Deploying Server Certificates Overview
Updated: June 17, 2009
Applies To: Windows Server 2008 R2
You can use this guide to install Active Directory® Certificate Services (AD CS) as an Enterprise root certification authority (CA) and to enroll a server certificate to servers running Network Policy Server (NPS), Routing and Remote Access service (RRAS), or both NPS and RRAS.
If you deploy certificate-based authentication, servers running NPS and RRA are required to use a server certificate to prove their identities to client computers that are attempting to connect to the network.
The process of configuring NPS and RRAS server certificate enrollment occurs in these stages:
Install the AD CS server role. This step is required only if you have not already deployed a certification authority (CA) on your network.

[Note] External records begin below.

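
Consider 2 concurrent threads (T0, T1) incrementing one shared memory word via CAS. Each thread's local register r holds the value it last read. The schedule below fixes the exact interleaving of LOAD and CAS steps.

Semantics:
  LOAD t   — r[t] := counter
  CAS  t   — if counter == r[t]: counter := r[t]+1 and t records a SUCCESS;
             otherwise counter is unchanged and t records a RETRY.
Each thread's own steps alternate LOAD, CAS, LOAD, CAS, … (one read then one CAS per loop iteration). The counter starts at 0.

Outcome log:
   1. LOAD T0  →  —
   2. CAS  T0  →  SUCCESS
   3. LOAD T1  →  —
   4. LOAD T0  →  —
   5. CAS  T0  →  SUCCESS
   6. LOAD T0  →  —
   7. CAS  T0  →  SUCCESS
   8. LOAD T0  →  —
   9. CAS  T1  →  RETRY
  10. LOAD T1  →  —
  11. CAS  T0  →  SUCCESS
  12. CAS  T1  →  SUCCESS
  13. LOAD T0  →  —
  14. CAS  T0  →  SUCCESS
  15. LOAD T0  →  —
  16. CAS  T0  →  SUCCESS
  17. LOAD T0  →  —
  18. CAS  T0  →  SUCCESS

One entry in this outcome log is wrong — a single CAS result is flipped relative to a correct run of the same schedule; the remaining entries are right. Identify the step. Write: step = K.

step = 12

Reference trace:
T0 LOAD — after: cnt=0, r=0 — load
T0 CAS — after: cnt=1, r=0 — ok
T1 LOAD — after: cnt=1, r=1 — load
T0 LOAD — after: cnt=1, r=1 — load
T0 CAS — after: cnt=2, r=1 — ok
T0 LOAD — after: cnt=2, r=2 — load
T0 CAS — after: cnt=3, r=2 — ok
T0 LOAD — after: cnt=3, r=3 — load
T1 CAS — after: cnt=3, r=1 — retry
T1 LOAD — after: cnt=3, r=3 — load
T0 CAS — after: cnt=4, r=3 — ok
T1 CAS — after: cnt=4, r=3 — retry
T0 LOAD — after: cnt=4, r=4 — load
T0 CAS — after: cnt=5, r=4 — ok
T0 LOAD — after: cnt=5, r=5 — load
T0 CAS — after: cnt=6, r=5 — ok
T0 LOAD — after: cnt=6, r=6 — load
T0 CAS — after: cnt=7, r=6 — ok
Mismatch at 12.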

Configure a server certificate template. The CA issues certificates based on a certificate template, so you must configure the template for the server certificate before the CA can issue a certificate.
Configure server certificate autoenrollment in Group Policy. When you configure autoenrollment, all servers running NPS, RRAS, or both on your network will automatically receive a server certificate when Group Policy on the server is refreshed. If you add more servers later, they will automatically receive a server certificate, too.

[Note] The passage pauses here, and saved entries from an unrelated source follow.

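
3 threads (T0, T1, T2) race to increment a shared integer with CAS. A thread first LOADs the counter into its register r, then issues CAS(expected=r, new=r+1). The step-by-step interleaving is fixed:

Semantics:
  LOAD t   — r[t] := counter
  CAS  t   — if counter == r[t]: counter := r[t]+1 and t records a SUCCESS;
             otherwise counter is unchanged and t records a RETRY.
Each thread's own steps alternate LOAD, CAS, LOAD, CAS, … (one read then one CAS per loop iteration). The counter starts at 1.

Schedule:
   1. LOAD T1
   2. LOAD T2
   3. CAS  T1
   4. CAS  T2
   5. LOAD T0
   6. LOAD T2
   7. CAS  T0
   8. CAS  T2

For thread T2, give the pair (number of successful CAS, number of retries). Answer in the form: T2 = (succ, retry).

T2 = (0, 2)

#1 T1 reads 1
#2 T2 reads 1
#3 T1 CAS(1→2) writes; counter now 2
#4 T2 CAS(1→2) fails; counter now 2
#5 T0 reads 2
#6 T2 reads 2
#7 T0 CAS(2→3) writes; counter now 3
#8 T2 CAS(2→3) fails; counter now 3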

Refresh Group Policy on servers running NPS and RRAS. When Group Policy is refreshed, the servers receive two certificates. One certificate is the server certificate, which is based on the template that you configured in the previous step. This certificate is used by the server to prove its identity to client computers that attempt to connect to your network. The other certificate is the CA's certificate, which is automatically installed in the Trusted Root Certification Authorities certificate store. The server uses this certificate to determine whether to trust certificates it receives from other computers. For example, if you deploy EAP-TLS, client computers use a certificate to prove their identities to the server running NPS. When the server receives a certificate from a client computer, trust for the certificate is established because NPS has the issuing CA certificate in its own Trusted Root Certification Authorities certificate store.